Why I still blog after 15 years


🔗 a linked post to jonashietala.se » — originally shared here on

Many of these kinds of retrospectives contain graphs of views over time or the most popular posts; but I’m not showing it to you because I can’t—I don’t keep any statistics whatsoever.

I don’t really care—and I don’t want to care—about how many readers I have or what posts are and aren’t popular. I worry that if I add statistics to the blog it’ll change from an activity I perform for the activity’s sake, to an exercise in hunting clicks where I write for others instead of for myself.

If I were chasing views I would certainly not have continued to blog for as long as I have, and I’d have missed out on the many benefits I’ve gotten from the blog.

I couldn’t agree more with this sentiment.

I do thoroughly enjoy when people reach out and tell me they read the blog, but I don’t share things here for the social clout.

I share things on here because the act of curating thoughts through the writing process brings me so much joy and clarity.

I’ve been meaning to write something longer form on here for a while, but all my good long thoughts have been sent to Monkey Wrench.

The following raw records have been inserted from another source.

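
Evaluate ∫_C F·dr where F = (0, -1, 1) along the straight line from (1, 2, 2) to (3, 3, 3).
0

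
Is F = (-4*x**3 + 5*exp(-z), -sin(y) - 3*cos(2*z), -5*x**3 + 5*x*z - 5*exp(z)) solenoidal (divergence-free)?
No, ∇·F = -12*x**2 + 5*x - 5*exp(z) - cos(y)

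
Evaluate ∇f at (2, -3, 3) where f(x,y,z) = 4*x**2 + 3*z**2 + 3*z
(16, 0, 21)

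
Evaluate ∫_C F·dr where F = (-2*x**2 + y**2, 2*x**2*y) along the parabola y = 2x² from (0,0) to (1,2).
14/5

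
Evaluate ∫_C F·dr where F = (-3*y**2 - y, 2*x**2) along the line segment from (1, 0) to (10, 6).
93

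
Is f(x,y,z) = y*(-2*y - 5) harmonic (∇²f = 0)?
No, ∇²f = -4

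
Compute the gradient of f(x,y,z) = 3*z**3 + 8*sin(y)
(0, 8*cos(y), 9*z**2)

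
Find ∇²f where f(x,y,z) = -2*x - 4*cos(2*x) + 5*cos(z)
16*cos(2*x) - 5*cos(z)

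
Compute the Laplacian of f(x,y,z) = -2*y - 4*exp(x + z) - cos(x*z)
x**2*cos(x*z) + z**2*cos(x*z) - 8*exp(x + z)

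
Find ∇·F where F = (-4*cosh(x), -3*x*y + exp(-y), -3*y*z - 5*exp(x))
-3*x - 3*y - 4*sinh(x) - exp(-y)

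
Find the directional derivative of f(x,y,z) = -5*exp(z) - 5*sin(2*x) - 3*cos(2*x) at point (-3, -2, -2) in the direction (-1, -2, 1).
sqrt(6)*(-5 + 2*(3*sin(6) + 5*cos(6))*exp(2))*exp(-2)/6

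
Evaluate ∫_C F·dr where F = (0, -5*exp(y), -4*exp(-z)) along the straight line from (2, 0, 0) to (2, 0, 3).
-4 + 4*exp(-3)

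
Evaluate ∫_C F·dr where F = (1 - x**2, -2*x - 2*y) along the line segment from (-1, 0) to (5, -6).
-48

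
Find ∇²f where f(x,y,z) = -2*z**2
-4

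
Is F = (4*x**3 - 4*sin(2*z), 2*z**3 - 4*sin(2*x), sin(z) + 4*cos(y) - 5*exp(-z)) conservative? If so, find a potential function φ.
No, ∇×F = (-6*z**2 - 4*sin(y), -8*cos(2*z), -8*cos(2*x)) ≠ 0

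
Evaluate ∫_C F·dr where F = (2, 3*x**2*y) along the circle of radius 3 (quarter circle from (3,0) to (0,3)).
219/4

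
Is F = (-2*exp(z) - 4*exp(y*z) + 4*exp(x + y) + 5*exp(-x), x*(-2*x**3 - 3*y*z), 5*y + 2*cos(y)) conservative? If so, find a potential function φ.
No, ∇×F = (3*x*y - 2*sin(y) + 5, -4*y*exp(y*z) - 2*exp(z), -8*x**3 - 3*y*z + 4*z*exp(y*z) - 4*exp(x + y)) ≠ 0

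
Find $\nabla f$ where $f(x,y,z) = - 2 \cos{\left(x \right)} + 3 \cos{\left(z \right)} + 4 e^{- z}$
(2*sin(x), 0, -3*sin(z) - 4*exp(-z))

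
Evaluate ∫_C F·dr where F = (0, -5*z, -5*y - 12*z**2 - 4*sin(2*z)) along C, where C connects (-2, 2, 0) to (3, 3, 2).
-64 + 2*cos(4)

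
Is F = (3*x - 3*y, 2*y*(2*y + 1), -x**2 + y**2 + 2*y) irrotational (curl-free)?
No, ∇×F = (2*y + 2, 2*x, 3)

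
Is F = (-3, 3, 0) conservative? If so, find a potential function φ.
Yes, F is conservative. φ = -3*x + 3*y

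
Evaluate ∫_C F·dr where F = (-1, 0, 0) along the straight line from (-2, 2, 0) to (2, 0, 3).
-4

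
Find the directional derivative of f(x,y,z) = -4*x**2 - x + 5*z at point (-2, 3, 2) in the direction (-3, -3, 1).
-40*sqrt(19)/19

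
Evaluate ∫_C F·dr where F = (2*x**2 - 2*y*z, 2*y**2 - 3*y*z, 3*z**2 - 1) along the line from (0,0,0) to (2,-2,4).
164/3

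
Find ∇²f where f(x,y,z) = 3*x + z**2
2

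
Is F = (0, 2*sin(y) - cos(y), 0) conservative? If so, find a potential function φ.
Yes, F is conservative. φ = -sin(y) - 2*cos(y)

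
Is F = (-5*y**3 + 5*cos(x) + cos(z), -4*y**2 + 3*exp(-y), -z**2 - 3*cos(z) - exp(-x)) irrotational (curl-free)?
No, ∇×F = (0, -sin(z) - exp(-x), 15*y**2)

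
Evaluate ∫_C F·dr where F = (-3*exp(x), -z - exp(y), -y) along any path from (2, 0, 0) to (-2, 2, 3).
-5 - cosh(2) + 5*sinh(2)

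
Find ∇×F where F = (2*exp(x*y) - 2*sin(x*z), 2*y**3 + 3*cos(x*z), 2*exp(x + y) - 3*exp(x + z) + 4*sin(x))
(3*x*sin(x*z) + 2*exp(x + y), -2*x*cos(x*z) - 2*exp(x + y) + 3*exp(x + z) - 4*cos(x), -2*x*exp(x*y) - 3*z*sin(x*z))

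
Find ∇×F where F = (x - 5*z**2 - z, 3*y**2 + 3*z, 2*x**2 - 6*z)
(-3, -4*x - 10*z - 1, 0)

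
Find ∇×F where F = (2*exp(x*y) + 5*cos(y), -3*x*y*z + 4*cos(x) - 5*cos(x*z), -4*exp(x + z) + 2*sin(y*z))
(3*x*y - 5*x*sin(x*z) + 2*z*cos(y*z), 4*exp(x + z), -2*x*exp(x*y) - 3*y*z + 5*z*sin(x*z) - 4*sin(x) + 5*sin(y))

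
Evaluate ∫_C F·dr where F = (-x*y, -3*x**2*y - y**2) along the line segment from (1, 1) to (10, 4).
-4881/4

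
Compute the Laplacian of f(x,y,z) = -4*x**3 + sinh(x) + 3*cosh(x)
-24*x + sinh(x) + 3*cosh(x)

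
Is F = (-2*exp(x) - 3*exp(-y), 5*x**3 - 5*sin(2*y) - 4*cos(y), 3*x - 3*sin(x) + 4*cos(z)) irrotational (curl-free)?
No, ∇×F = (0, 3*cos(x) - 3, 15*x**2 - 3*exp(-y))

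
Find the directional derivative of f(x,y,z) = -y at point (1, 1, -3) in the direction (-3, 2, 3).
-sqrt(22)/11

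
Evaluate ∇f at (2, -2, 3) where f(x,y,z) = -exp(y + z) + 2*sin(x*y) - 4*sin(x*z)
(-12*cos(6) - 4*cos(4), -E + 4*cos(4), -8*cos(6) - E)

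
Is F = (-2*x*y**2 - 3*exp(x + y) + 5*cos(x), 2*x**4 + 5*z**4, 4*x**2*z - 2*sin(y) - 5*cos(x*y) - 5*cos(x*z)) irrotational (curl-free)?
No, ∇×F = (5*x*sin(x*y) - 20*z**3 - 2*cos(y), -8*x*z - 5*y*sin(x*y) - 5*z*sin(x*z), 8*x**3 + 4*x*y + 3*exp(x + y))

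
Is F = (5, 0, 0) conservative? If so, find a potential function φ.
Yes, F is conservative. φ = 5*x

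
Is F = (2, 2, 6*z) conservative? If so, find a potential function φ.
Yes, F is conservative. φ = 2*x + 2*y + 3*z**2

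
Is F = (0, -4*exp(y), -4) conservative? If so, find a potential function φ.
Yes, F is conservative. φ = -4*z - 4*exp(y)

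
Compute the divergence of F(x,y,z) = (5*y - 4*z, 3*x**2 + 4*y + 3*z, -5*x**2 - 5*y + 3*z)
7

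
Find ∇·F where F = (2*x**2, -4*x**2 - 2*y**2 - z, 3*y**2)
4*x - 4*y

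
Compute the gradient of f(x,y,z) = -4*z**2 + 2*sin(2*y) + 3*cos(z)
(0, 4*cos(2*y), -8*z - 3*sin(z))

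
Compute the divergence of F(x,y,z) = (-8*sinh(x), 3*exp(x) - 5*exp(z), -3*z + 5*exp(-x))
-8*cosh(x) - 3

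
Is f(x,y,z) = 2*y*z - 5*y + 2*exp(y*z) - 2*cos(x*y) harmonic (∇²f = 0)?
No, ∇²f = 2*x**2*cos(x*y) + 2*y**2*exp(y*z) + 2*y**2*cos(x*y) + 2*z**2*exp(y*z)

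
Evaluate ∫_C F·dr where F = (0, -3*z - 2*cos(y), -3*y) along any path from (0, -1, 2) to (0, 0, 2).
-6 - 2*sin(1)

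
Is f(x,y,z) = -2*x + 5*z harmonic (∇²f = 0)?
Yes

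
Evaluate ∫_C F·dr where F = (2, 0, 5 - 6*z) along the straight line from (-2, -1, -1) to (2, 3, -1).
8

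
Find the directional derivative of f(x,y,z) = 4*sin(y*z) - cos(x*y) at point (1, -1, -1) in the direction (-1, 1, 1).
-2*sqrt(3)*(sin(1) + 4*cos(1))/3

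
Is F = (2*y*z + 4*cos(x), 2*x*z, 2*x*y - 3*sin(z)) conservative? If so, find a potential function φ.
Yes, F is conservative. φ = 2*x*y*z + 4*sin(x) + 3*cos(z)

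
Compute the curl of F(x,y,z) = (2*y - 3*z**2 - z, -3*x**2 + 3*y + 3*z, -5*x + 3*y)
(0, 4 - 6*z, -6*x - 2)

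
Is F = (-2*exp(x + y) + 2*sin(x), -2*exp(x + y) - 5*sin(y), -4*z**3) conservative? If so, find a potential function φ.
Yes, F is conservative. φ = -z**4 - 2*exp(x + y) - 2*cos(x) + 5*cos(y)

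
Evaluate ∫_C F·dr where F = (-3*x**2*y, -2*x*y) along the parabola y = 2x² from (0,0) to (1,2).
-22/5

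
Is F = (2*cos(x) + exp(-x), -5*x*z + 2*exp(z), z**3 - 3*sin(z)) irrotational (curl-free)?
No, ∇×F = (5*x - 2*exp(z), 0, -5*z)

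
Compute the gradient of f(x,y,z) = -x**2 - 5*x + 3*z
(-2*x - 5, 0, 3)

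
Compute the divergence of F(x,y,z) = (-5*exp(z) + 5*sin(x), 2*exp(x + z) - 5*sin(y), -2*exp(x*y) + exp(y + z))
exp(y + z) + 5*cos(x) - 5*cos(y)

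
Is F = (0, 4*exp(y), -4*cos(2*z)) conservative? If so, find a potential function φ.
Yes, F is conservative. φ = 4*exp(y) - 2*sin(2*z)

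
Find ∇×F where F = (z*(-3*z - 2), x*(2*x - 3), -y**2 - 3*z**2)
(-2*y, -6*z - 2, 4*x - 3)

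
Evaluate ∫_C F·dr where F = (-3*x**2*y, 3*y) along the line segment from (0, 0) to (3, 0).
0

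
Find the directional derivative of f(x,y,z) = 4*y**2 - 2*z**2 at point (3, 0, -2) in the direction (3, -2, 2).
16*sqrt(17)/17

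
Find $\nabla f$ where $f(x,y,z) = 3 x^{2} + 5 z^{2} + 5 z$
(6*x, 0, 10*z + 5)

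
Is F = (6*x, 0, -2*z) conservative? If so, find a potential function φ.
Yes, F is conservative. φ = 3*x**2 - z**2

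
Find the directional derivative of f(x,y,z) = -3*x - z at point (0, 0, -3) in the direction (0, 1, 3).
-3*sqrt(10)/10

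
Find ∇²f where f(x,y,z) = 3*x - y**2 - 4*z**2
-10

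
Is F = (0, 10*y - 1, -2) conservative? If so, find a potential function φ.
Yes, F is conservative. φ = 5*y**2 - y - 2*z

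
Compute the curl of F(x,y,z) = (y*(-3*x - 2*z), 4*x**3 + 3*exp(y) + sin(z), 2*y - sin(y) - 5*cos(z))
(-cos(y) - cos(z) + 2, -2*y, 12*x**2 + 3*x + 2*z)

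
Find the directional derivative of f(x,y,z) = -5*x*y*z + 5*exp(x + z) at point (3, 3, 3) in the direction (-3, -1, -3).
15*sqrt(19)*(21 - 2*exp(6))/19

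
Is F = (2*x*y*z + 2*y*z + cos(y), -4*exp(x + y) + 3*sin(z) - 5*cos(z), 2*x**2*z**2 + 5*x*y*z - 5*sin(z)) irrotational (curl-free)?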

But this post made me reflect on my own blogging journey. I started blogging in a LiveJournal at some point in the early 2000s. I bought my own domain and moved my thoughts over there in 2004. I blogged from a pseudonym starting in 2006 up through college. I bought this domain while sitting in a TV production class my senior year of college and started a fresh blog.

It’s been a while since I burned the stack to the ground and started fresh, but ever since I started building websites for a living, it stopped being fun to do it in my free time.